Despite the loss, Boudjellal insisted it was a season to savour.
"If you'd have told me at the beginning of the season we'd finish as European champions and reach the Top 14 final, I wouldn't have believed it," he said.
"We're disappointed because we weren't far away (from winning both) but I don't have any particular reason to get angry, not like last year (when Toulon lost the final to Toulouse).
"They won it within the rules. When I saw Castres arriving for the warm-up I saw they were hungrier than us. We had something to eat not so long ago, we weren't quite as hungry.
"Maybe it's because we're European champions that we lost. We were lacking some gas, freshness. We made mistakes in our fluidity."
Toulon's wait for a fourth French title will now run into a 22nd year but former England fly-half Jonny Wilkinson says they will learn their lessons and come back stronger next season.
"We have to continue with the same spirit next season and learn from these lessons," he told France 2 television.
"We didn't play well enough to win, we made some mistakes and we lacked tempo.
"They scored during their good moments and deserve to win.
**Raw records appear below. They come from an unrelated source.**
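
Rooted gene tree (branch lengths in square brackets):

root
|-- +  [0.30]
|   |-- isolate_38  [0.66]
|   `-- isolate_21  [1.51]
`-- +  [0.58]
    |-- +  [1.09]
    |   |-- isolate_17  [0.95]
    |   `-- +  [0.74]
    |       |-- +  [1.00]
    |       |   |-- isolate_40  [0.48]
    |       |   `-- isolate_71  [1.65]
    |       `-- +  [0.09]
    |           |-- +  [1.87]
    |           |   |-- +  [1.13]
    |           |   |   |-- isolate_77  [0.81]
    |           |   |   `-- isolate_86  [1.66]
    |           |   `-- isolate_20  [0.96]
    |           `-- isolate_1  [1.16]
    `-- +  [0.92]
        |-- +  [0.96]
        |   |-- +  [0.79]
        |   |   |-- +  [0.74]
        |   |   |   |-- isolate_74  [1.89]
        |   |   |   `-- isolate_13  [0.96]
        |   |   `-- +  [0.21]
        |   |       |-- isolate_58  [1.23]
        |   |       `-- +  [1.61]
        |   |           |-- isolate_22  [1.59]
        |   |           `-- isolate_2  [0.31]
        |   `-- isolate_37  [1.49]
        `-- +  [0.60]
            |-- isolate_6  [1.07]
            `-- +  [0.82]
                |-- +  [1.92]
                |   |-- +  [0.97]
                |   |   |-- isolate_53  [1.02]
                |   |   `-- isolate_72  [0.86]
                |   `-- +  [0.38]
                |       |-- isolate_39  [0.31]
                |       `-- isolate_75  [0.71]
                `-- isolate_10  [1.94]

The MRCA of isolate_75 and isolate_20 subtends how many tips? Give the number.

19

The MRCA of isolate_75 and isolate_20 is the node subtending ((isolate_17,((isolate_40,isolate_71),(((isolate_77,isolate_86),isolate_20),isolate_1))),((((isolate_74,isolate_13),(isolate_58,(isolate_22,isolate_2))),isolate_37),(isolate_6,(((isolate_53,isolate_72),(isolate_39,isolate_75)),isolate_10)))).
That clade contains 19 terminal taxa: isolate_1, isolate_10, isolate_13, isolate_17, isolate_2, isolate_20, isolate_22, isolate_37, isolate_39, isolate_40, isolate_53, isolate_58, isolate_6, isolate_71, isolate_72, isolate_74, isolate_75, isolate_77, isolate_86.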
We'll work hard and do everything to win next season."
What had been a turgid slugfest in the first half was brought into life on the stroke of half-time as Rory Kockott flummoxed Toulon's defence with a dummy pass before scything over under the posts.
With a seven-point lead at half-time, Castres were in the ascendancy and although two Wilkinson penalties briefly brought Toulon to within a point, Castres' management of the second half was clearly superior.
A pair of drop goals from fly-half and captain Remi Tales helped put them out of sight before Delon Armitage's consolation try after the final hooter had sounded.
But according to English lock Nick Kennedy, it was the Kockott try that really hurt.
"It's always bad to concede just before you go in, it does change your mentality a bit because you feel you're chasing the game whereas if we'd just closed it off after that scrum, we go in with our heads up," said the former London Irish second row.
"The timing of that was bad for us and extremely good for them."
For Kennedy, the game boiled down to small details, where Castres were better at turning their pressure into points.
"It was a very close game, they took their chances well. Those two drop goals midway through the second half were timed very well and executed extremely well.
"They're a good side, a very good team, they were more fresh than us in the ruck. In the first half their lineout was very good, their scrum decent and we couldn't get a lot going in attack. From one to 15 we all made mistakes and didn't really get our game going.
"You have to give them credit for their defence, we tried to vary it but they were very good in the ruck and if we didn't get there in numbers quickly, they'd turn us over. It's something they must have done a lot of work on and they're very good at it."